The heartbreaking stories and images coming from India have many wondering how they can help. Local families with relatives there are scrambling to raise funds and send medical goods. But is it the best way to help? Doctors and public health experts say donating money to established organizations in India that have on the ground networks is a better approach.

India’s current COVID-19 wave has created an overwhelming need for oxygen and oxygen concentrators — the small devices that can distill oxygen from ambient air — as well as ventilators and certain medications like Remdesivir, said Dr. Dhrumil Shah, a primary care physician and current president of theIndian Medical Association of New England (IMANE). But Dr. Shah says sending anything on an individual basis isn’t helpful and may be creating more confusion on the ground.

There is “a lot of chaos and panic where families are sending oxygen concentrators to their own mother, father, uncles, [and] aunts which may not even be sick right now or don't even have COVID at this moment, which is not what we are recommending," said Dr. Shah. "You might be doing it out of emotional need or want, but that is taking one valuable resource from here and giving it to someone who may or may not need it."

Shah said his organization along with more than two dozen regional organizations have banded together to channel funds to groups like SEWA International and the American India Foundation, which can buy badly needed supplies like oxygen concentrators in bulk to be shipped to India through established distributors.

There has not been a call for volunteer doctors to head to India because a current license to practice medicine there is required. Instead, the focus is on setting up a telemedicine network to help consult with doctors as well as patients who don’t have easy access to doctors.

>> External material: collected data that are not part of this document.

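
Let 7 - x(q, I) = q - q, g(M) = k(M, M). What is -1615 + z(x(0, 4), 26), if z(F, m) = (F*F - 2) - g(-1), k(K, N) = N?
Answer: -1567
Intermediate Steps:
g(M) = M
x(q, I) = 7 (x(q, I) = 7 - (q - q) = 7 - 1*0 = 7 + 0 = 7)
z(F, m) = -1 + F² (z(F, m) = (F*F - 2) - 1*(-1) = (F² - 2) + 1 = (-2 + F²) + 1 = -1 + F²)
-1615 + z(x(0, 4), 26) = -1615 + (-1 + 7²) = -1615 + (-1 + 49) = -1615 + 48 = -1567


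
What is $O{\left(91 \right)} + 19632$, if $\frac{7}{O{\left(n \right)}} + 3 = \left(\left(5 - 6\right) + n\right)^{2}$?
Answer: $\frac{158960311}{8097} \approx 19632.0$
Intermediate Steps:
$O{\left(n \right)} = \frac{7}{-3 + \left(-1 + n\right)^{2}}$ ($O{\left(n \right)} = \frac{7}{-3 + \left(\left(5 - 6\right) + n\right)^{2}} = \frac{7}{-3 + \left(-1 + n\right)^{2}}$)
$O{\left(91 \right)} + 19632 = \frac{7}{-3 + \left(-1 + 91\right)^{2}} + 19632 = \frac{7}{-3 + 90^{2}} + 19632 = \frac{7}{-3 + 8100} + 19632 = \frac{7}{8097} + 19632 = \frac{158960311}{8097}$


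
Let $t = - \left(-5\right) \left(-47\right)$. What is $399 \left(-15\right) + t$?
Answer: $-6220$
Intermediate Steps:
$t = -235$ ($t = \left(-1\right) 235 = -235$)
$399 \left(-15\right) + t = 399 \left(-15\right) - 235 = -5985 - 235 = -6220$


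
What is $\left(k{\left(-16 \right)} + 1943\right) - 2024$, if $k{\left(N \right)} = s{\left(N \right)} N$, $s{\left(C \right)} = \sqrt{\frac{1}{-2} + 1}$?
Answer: $-81 - 8 \sqrt{2} \approx -92.314$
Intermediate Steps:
$s{\left(C \right)} = \frac{\sqrt{2}}{2}$ ($s{\left(C \right)} = \sqrt{- \frac{1}{2} + 1} = \sqrt{\frac{1}{2}} = \frac{\sqrt{2}}{2}$)
$k{\left(N \right)} = \frac{N \sqrt{2}}{2}$ ($k{\left(N \right)} = \frac{\sqrt{2}}{2} N = \frac{N \sqrt{2}}{2}$)
$\left(k{\left(-16 \right)} + 1943\right) - 2024 = \left(\frac{1}{2} \left(-16\right) \sqrt{2} + 1943\right) - 2024 = \left(- 8 \sqrt{2} + 1943\right) - 2024 = \left(1943 - 8 \sqrt{2}\right) - 2024 = -81 - 8 \sqrt{2}$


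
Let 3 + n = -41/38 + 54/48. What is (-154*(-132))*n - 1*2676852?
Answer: -52001097/19 ≈ -2.7369e+6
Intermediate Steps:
n = -449/152 (n = -3 + (-41/38 + 54/48) = -3 + (-41*1/38 + 54*(1/48)) = -3 + (-41/38 + 9/8) = -3 + 7/152 = -449/152 ≈ -2.9539)
(-154*(-132))*n - 1*2676852 = -154*(-132)*(-449/152) - 1*2676852 = 20328*(-449/152) - 2676852 = -1140909/19 - 2676852 = -52001097/19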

Dr. Raj Bhayani, president of the Federation of Indian Physicians Associations (FIPA), said his organization is calling for the Indian government to issue waivers so that doctors can practice telemedicine. Bhayani says a meeting Thursday will gather stakeholders from the medicine, technology and insurance fields to discuss the problem of minimizing liability for doctors who want to participate.

“The single biggest concern is malpractice,” Bhayani said. “We have the technology and physicians ready to do it. As soon as the liability issue is resolved, everything else is ready.”

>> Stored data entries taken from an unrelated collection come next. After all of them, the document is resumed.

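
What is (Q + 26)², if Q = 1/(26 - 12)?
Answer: 133225/196 ≈ 679.72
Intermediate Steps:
Q = 1/14 ≈ 0.071429
(Q + 26)² = (1/14 + 26)² = (365/14)² = 133225/196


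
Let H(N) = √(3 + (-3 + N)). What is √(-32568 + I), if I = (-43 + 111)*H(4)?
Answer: 4*I*√2027 ≈ 180.09*I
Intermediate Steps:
H(N) = √N
I = 136 (I = (-43 + 111)*√4 = 68*2 = 136)
√(-32568 + I) = √(-32568 + 136) = √(-32432) = 4*I*√2027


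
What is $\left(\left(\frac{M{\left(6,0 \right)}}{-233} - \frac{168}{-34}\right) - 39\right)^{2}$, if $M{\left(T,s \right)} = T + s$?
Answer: $\frac{18227430081}{15689521} \approx 1161.8$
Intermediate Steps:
$\left(\left(\frac{M{\left(6,0 \right)}}{-233} - \frac{168}{-34}\right) - 39\right)^{2} = \left(\left(\frac{6 + 0}{-233} - \frac{168}{-34}\right) - 39\right)^{2} = \left(\left(6 \left(- \frac{1}{233}\right) - - \frac{84}{17}\right) - 39\right)^{2} = \left(\left(- \frac{6}{233} + \frac{84}{17}\right) - 39\right)^{2} = \left(\frac{19470}{3961} - 39\right)^{2} = \left(- \frac{135009}{3961}\right)^{2} = \frac{18227430081}{15689521}$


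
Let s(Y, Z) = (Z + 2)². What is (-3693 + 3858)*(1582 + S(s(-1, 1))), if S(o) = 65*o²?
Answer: 1129755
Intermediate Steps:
s(Y, Z) = (2 + Z)²
(-3693 + 3858)*(1582 + S(s(-1, 1))) = (-3693 + 3858)*(1582 + 65*((2 + 1)²)²) = 165*(1582 + 65*(3²)²) = 165*(1582 + 65*9²) = 165*(1582 + 65*81) = 165*(1582 + 5265) = 165*6847 = 1129755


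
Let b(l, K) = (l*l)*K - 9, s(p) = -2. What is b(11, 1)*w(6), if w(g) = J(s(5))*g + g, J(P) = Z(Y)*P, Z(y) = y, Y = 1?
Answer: -672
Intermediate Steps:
J(P) = P (J(P) = 1*P = P)
b(l, K) = -9 + K*l² (b(l, K) = l²*K - 9 = K*l² - 9 = -9 + K*l²)
w(g) = -g (w(g) = -2*g + g = -g)
b(11, 1)*w(6) = (-9 + 1*11²)*(-1*6) = (-9 + 1*121)*(-6) = (-9 + 121)*(-6) = 112*(-6) = -672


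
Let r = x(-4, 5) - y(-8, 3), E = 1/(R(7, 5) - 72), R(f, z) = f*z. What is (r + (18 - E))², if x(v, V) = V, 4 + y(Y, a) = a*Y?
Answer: 3564544/1369 ≈ 2603.8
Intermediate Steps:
E = -1/37 (E = 1/(7*5 - 72) = 1/(35 - 72) = 1/(-37) = -1/37 ≈ -0.027027)
y(Y, a) = -4 + Y*a (y(Y, a) = -4 + a*Y = -4 + Y*a)
r = 33 (r = 5 - (-4 - 8*3) = 5 - (-4 - 24) = 5 - 1*(-28) = 5 + 28 = 33)
(r + (18 - E))² = (33 + (18 - 1*(-1/37)))² = (33 + (18 + 1/37))² = (33 + 667/37)² = (1888/37)² = 3564544/1369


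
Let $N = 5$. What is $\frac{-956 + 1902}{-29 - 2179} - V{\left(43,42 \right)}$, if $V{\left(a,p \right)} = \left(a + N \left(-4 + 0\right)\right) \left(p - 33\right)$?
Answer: $- \frac{229001}{1104} \approx -207.43$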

Shah said doctors as well as other healthcare service providers like respiratory therapists, can contact his organization to volunteer to participate in the telemedicine effort.

Whatever non profit people choose should be registered through India’s Foreign Contribution Regulation Act (FCRA), India’s law regulating the flow of foreign funding into the country, advised Dr. Vikram Patel, a professor of Global Health at Harvard Medical School. Only Indian nonprofits with valid FCRA registration can legally receive charitable funds from donors outside of India. Patel said people can also donate through “GiveIndia,” which is a crowdfunding platform that allocates donations to vetted non profits that donors can choose.

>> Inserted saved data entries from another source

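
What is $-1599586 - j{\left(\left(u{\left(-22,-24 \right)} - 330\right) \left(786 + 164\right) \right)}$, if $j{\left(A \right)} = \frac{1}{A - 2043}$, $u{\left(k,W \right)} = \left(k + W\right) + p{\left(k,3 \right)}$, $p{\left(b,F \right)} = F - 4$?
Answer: $- \frac{576159680097}{360193} \approx -1.5996 \cdot 10^{6}$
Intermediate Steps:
$p{\left(b,F \right)} = -4 + F$
$u{\left(k,W \right)} = -1 + W + k$ ($u{\left(k,W \right)} = \left(k + W\right) + \left(-4 + 3\right) = \left(W + k\right) - 1 = -1 + W + k$)
$j{\left(A \right)} = \frac{1}{-2043 + A}$
$-1599586 - j{\left(\left(u{\left(-22,-24 \right)} - 330\right) \left(786 + 164\right) \right)} = -1599586 - \frac{1}{-2043 + \left(\left(-1 - 24 - 22\right) - 330\right) \left(786 + 164\right)} = -1599586 - \frac{1}{-2043 + \left(-47 - 330\right) 950} = -1599586 - \frac{1}{-2043 - 358150} = -1599586 - \frac{1}{-360193} = -1599586 - - \frac{1}{360193} = -1599586 + \frac{1}{360193} = - \frac{576159680097}{360193}$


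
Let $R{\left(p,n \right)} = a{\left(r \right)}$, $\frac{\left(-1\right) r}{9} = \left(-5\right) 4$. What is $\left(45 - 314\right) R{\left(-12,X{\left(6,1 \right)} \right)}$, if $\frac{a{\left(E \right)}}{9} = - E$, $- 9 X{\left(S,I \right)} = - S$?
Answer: $435780$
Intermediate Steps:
$X{\left(S,I \right)} = \frac{S}{9}$ ($X{\left(S,I \right)} = - \frac{\left(-1\right) S}{9} = \frac{S}{9}$)
$r = 180$ ($r = - 9 \left(\left(-5\right) 4\right) = \left(-9\right) \left(-20\right) = 180$)
$a{\left(E \right)} = - 9 E$ ($a{\left(E \right)} = 9 \left(- E\right) = - 9 E$)
$R{\left(p,n \right)} = -1620$ ($R{\left(p,n \right)} = \left(-9\right) 180 = -1620$)
$\left(45 - 314\right) R{\left(-12,X{\left(6,1 \right)} \right)} = \left(45 - 314\right) \left(-1620\right) = \left(-269\right) \left(-1620\right) = 435780$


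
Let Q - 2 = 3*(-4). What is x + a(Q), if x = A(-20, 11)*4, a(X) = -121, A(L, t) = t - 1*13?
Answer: -129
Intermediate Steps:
A(L, t) = -13 + t (A(L, t) = t - 13 = -13 + t)
Q = -10 (Q = 2 + 3*(-4) = 2 - 12 = -10)
x = -8 (x = (-13 + 11)*4 = -2*4 = -8)
x + a(Q) = -8 - 121 = -129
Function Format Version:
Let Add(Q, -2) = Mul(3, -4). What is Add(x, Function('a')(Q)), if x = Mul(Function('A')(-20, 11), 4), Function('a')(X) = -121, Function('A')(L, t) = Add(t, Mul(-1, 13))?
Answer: -129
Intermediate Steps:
Function('A')(L, t) = Add(-13, t) (Function('A')(L, t) = Add(t, -13) = Add(-13, t))
Q = -10 (Q = Add(2, Mul(3, -4)) = Add(2, -12) = -10)
x = -8 (x = Mul(Add(-13, 11), 4) = Mul(-2, 4) = -8)
Add(x, Function('a')(Q)) = Add(-8, -121) = -129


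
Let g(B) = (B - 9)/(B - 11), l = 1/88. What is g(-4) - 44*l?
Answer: 11/30 ≈ 0.36667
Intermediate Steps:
l = 1/88 ≈ 0.011364
g(B) = (-9 + B)/(-11 + B)
g(-4) - 44*l = (-9 - 4)/(-11 - 4) - 44*1/88 = -13/(-15) - ½ = -1/15*(-13) - ½ = 13/15 - ½ = 11/30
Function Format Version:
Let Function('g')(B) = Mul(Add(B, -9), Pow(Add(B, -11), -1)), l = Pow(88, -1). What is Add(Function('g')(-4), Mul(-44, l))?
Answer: Rational(11, 30) ≈ 0.36667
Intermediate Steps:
l = Rational(1, 88) ≈ 0.011364
Function('g')(B) = Mul(Pow(Add(-11, B), -1), Add(-9, B)) (Function('g')(B) = Mul(Add(-9, B), Pow(Add(-11, B), -1)) = Mul(Pow(Add(-11, B), -1), Add(-9, B)))
Add(Function('g')(-4), Mul(-44, l)) = Add(Mul(Pow(Add(-11, -4), -1), Add(-9, -4)), Mul(-44, Rational(1, 88))) = Add(Mul(Pow(-15, -1), -13), Rational(-1, 2)) = Add(Mul(Rational(-1, 15), -13), Rational(-1, 2)) = Add(Rational(13, 15), Rational(-1, 2)) = Rational(11, 30)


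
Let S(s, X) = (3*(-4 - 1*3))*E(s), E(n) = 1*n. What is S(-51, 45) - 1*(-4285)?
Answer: 5356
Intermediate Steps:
E(n) = n
S(s, X) = -21*s (S(s, X) = (3*(-4 - 1*3))*s = (3*(-4 - 3))*s = (3*(-7))*s = -21*s)
S(-51, 45) - 1*(-4285) = -21*(-51) - 1*(-4285) = 1071 + 4285 = 5356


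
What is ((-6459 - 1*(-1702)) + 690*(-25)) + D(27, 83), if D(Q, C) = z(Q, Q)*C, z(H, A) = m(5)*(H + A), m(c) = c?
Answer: 403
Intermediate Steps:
z(H, A) = 5*A + 5*H (z(H, A) = 5*(H + A) = 5*(A + H) = 5*A + 5*H)
D(Q, C) = 10*C*Q (D(Q, C) = (5*Q + 5*Q)*C = (10*Q)*C = 10*C*Q)
((-6459 - 1*(-1702)) + 690*(-25)) + D(27, 83) = ((-6459 - 1*(-1702)) + 690*(-25)) + 10*83*27 = ((-6459 + 1702) - 17250) + 22410 = (-4757 - 17250) + 22410 = -22007 + 22410 = 403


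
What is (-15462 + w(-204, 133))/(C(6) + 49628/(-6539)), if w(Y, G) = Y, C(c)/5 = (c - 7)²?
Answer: 14634282/2419 ≈ 6049.7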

Patel also suggested people consider organizations that work with the millions of low-income and migrant workers in India that have lost their livelihoods in the pandemic. Patel’s own focus is on mental health and refers donors to non profits like Sangath, an organization he helped found that supports the mental health of frontline workers and others.

“Don't forget, we're not only talking about the lost livelihoods of literally tens of millions of people, but also talking about the intense fear and anxiety that is sweeping the country," Patel said. "There's a kind of collective trauma in many ways in this humanitarian crisis."